CHSB-FM
- Bedford, Nova Scotia; Canada;
- Broadcast area: Halifax Regional Municipality, Nova Scotia
- Frequency: 99.3 MHz
- Branding: Hilltop FM

Programming
- Format: Christian radio

Ownership
- Owner: Bedford Baptist Church

History
- First air date: July 26, 2006
- Call sign meaning: Canada Halifax Sackville Bedford

Technical information
- Class: LP
- ERP: 50 watts

Links
- Website: bedfordbaptist.ca

= CHSB-FM =

Christian radio station in Bedford, Nova Scotia

CHSB-FM is a Canadian radio station that broadcasts a Christian Radio format on the frequency 99.3 FM in Bedford, Nova Scotia and serving the northern suburbs of Halifax.
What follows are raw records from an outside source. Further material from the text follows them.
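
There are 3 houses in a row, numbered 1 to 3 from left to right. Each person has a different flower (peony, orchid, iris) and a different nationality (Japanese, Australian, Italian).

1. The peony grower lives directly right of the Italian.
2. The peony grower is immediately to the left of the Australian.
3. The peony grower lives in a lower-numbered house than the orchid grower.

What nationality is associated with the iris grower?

Italian

Clue 2: the peony grower is in house 2.
By clue 2, the Australian is in house 3.
By clue 3, the orchid grower is in house 3.
House 1 flower: only iris fits.
Clue 1 places the Italian in house 1.
House 2's nationality must be Japanese (nothing else left).
So: house 1 = iris/Italian, house 2 = peony/Japanese, house 3 = orchid/Australian.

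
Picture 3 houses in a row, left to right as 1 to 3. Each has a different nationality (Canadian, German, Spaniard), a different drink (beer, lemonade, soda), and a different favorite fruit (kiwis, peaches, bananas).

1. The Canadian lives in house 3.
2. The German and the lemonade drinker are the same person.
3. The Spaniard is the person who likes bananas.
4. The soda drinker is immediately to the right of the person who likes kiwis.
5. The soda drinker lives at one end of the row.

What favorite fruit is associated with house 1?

Clue 1: the Canadian is in house 3.
The soda drinker is in house 3 (clue 5).
Clue 4 places the person who likes kiwis in house 2.
House 1 favorite fruit: only bananas fits.
House 3 favorite fruit: only peaches fits.
Clue 3 places the Spaniard in house 1.
House 2's nationality must be German (nothing else left).
From clue 2, the lemonade drinker must be in house 2.
The only drink still possible for house 1 is beer.
So: house 1 = Spaniard/beer/bananas, house 2 = German/lemonade/kiwis, house 3 = Canadian/soda/peaches.

bananas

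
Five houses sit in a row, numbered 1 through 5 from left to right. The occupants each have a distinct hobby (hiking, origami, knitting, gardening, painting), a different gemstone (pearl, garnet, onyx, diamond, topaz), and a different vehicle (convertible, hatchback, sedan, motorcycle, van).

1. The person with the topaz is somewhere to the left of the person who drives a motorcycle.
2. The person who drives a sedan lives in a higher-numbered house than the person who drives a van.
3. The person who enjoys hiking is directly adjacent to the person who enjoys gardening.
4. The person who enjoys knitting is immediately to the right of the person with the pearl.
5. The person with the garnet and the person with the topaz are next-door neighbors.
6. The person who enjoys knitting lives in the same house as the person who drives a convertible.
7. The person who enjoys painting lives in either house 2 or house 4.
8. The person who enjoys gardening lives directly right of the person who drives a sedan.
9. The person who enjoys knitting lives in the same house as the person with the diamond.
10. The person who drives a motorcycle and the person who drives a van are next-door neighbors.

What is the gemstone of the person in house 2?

House 1's hobby must be origami (nothing else left).
The person who enjoys painting is narrowed to house 2 or 4; consider each.
Placing it in house 4 leads to a contradiction, so it's in house 2.
The person who enjoys gardening is narrowed to house 3 or 4 or 5; consider each.
Placing it in house 3 and house 5 leads to a contradiction, so it's in house 4.
Clue 8: the person who drives a sedan is in house 3.
Clue 6: the person who enjoys knitting is in house 5.
By clue 6, the person who drives a convertible is in house 5.
Clue 9: the person with the diamond is in house 5.
Clue 10 places the person who drives a motorcycle in house 2.
Clue 10: the person who drives a van is in house 1.
So house 3 gets hiking for hobby.
So house 4 gets hatchback for vehicle.
The person with the topaz is in house 1 (clue 1).
From clue 4, the person with the pearl must be in house 4.
Clue 5: the person with the garnet is in house 2.
House 3 gemstone: only onyx fits.
So: house 1 = origami/topaz/van, house 2 = painting/garnet/motorcycle, house 3 = hiking/onyx/sedan, house 4 = gardening/pearl/hatchback, house 5 = knitting/diamond/convertible.

garnet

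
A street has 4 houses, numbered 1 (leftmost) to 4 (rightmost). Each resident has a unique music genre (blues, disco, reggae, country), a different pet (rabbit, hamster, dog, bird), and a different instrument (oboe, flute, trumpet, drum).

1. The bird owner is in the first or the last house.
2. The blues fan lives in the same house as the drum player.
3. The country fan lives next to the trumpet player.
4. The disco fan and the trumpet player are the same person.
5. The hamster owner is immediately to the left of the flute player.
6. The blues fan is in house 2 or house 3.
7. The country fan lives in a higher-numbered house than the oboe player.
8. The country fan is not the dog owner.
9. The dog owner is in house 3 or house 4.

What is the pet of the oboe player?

The blues fan is narrowed to house 2 or 3; consider each.
Placing it in house 3 leads to a contradiction, so it's in house 2.
Clue 2: the drum player is in house 2.
House 1 music genre: only reggae fits.
House 1 instrument: only oboe fits.
The country fan is narrowed to house 3 or 4; consider each.
Placing it in house 4 leads to a contradiction, so it's in house 3.
From clue 3, the trumpet player must be in house 4.
The disco fan is in house 4 (clue 4).
From clue 8, the dog owner must be in house 4.
That leaves bird as the pet for house 1.
So house 3 gets flute for instrument.
By clue 5, the hamster owner is in house 2.
House 3 pet: only rabbit fits.
So: house 1 = reggae/bird/oboe, house 2 = blues/hamster/drum, house 3 = country/rabbit/flute, house 4 = disco/dog/trumpet.

bird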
The station is branded as Hilltop FM.

Owned by the Bedford Baptist Church, the station originally received CRTC approval on July 26, 2006, to operate on 89.1 FM; however, a technical change to broadcast at its current frequency 99.3 FM received approval on September 26, 2008, due to potential interference from a nearby radio station in Kentville, CIJK-FM 89.3, which received CRTC approval to broadcast in 2007.